Activated microglia and astroglia are known to be involved in a variety of neurodegenerative diseases, including prion diseases. In the present experiments, we studied activation of astroglia and microglia after intraocular scrapie infection in transgenic mice expressing prion protein (PrP) in multiple cell types (tg7 mice) or in neurons only (tgNSE mice). In this model, scrapie infection and protease-resistant PrP deposition occurs in the retinas of both strains of mice, but retinal degeneration is observed only in tg7 mice. Our results showed that the retinas of tg7 and tgNSE mice both had astroglial activation with increased chemokine expression during the course of infection. However, only tg7 retinas exhibited strong microglial activation compared to tgNSE retinas, which showed little microglial activation by biochemical or morphological criteria. Therefore, microglial PrP expression might be required for scrapie-induced retinal microglial activation and damage. Furthermore, microglial activation preceded retinal neurodegeneration in tg7 mice, suggesting that activated microglia might contribute to the degenerative process, rather than being a response to the damage. Surprisingly, brain differed from retina in that an altered profile of microglial activation markers was upregulated, and the profiles in the two mouse strains were indistinguishable. Microglial activation in the brain was associated with severe brain vacuolation and neurodegeneration, leading to death. Thus, retinal and brain microglia appeared to differ in their requirements for activation, suggesting that different activation pathways occur in the two tissues.     

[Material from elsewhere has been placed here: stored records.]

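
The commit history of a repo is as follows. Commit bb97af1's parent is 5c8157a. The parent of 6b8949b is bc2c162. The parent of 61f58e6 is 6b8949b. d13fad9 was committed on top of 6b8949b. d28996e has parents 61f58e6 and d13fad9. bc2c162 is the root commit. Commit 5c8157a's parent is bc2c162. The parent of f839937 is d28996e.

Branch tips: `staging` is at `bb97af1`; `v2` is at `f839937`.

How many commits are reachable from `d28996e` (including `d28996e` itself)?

5

Walking parent pointers from d28996e: reachable set = {61f58e6, 6b8949b, bc2c162, d13fad9, d28996e}.
That is 5 commits.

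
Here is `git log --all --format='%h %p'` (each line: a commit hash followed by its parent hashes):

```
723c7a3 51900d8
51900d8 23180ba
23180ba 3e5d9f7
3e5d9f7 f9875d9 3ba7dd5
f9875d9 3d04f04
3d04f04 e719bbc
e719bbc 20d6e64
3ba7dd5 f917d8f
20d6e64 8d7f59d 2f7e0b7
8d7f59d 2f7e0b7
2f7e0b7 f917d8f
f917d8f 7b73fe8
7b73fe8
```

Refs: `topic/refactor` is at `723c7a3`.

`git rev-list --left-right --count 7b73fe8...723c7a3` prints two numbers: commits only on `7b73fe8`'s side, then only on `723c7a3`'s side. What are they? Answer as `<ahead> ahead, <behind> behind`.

Reachable from 7b73fe8: {7b73fe8}.
Reachable from 723c7a3: {20d6e64, 23180ba, 2f7e0b7, 3ba7dd5, 3d04f04, 3e5d9f7, 51900d8, 723c7a3, 7b73fe8, 8d7f59d, e719bbc, f917d8f, f9875d9}.
Only in 7b73fe8's history (ahead): {} — 0.
Only in 723c7a3's history (behind): {20d6e64, 23180ba, 2f7e0b7, 3ba7dd5, 3d04f04, 3e5d9f7, 51900d8, 723c7a3, 8d7f59d, e719bbc, f917d8f, f9875d9} — 12.

0 ahead, 12 behind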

Role of cyclophilin A from brains of prion-infected mice in stimulation of cytokine release by microglia and astroglia in vitro

Prion diseases or transmissible spongiform encephalopathy diseases are typically characterized by deposition of abnormally folded partially protease-resistant host-derived prion protein (PrPres), which is associated with activated glia and increased release of cytokines. This neuroinflammatory response may play a role in transmissible spongiform encephalopathy pathogenesis. We previously reported that brain homogenates from prion-infected mice induced cytokine protein release in primary astroglial and microglial cell cultures. Here we measured cytokine release by cultured glial cells to determine what factors in infected brain contributed to activation of microglia and astroglia. In assays analyzing IL-12p40 and CCL2 (MCP-1), glial cells were not stimulated in vitro by either PrPres purified from infected mouse brains or prion protein amyloid fibrils produced in vitro. However, significant glial stimulation was induced by clarified scrapie brain homogenates lacking PrPres. This stimulation was greatly reduced both by antibody to cyclophilin A (CyPA), a known mediator of inflammation in peripheral tissues, and by cyclosporine A, a CyPA inhibitor. In biochemical studies, purified truncated CyPA fragments stimulated a pattern of cytokine release by microglia and astroglia similar to that induced by scrapie-infected brain homogenates, whereas purified full-length CyPA was a poor stimulator. This requirement for CyPA truncation was not reported in previous studies of stimulation of peripheral macrophages, endothelial cell cardiomyocytes, and vascular smooth muscle cells. Therefore, truncated CyPA detected in brain following prion infection may have an important role in the activation of brain-derived primary astroglia and microglia in prion disease and perhaps other neurodegenerative or neuroinflammatory diseases.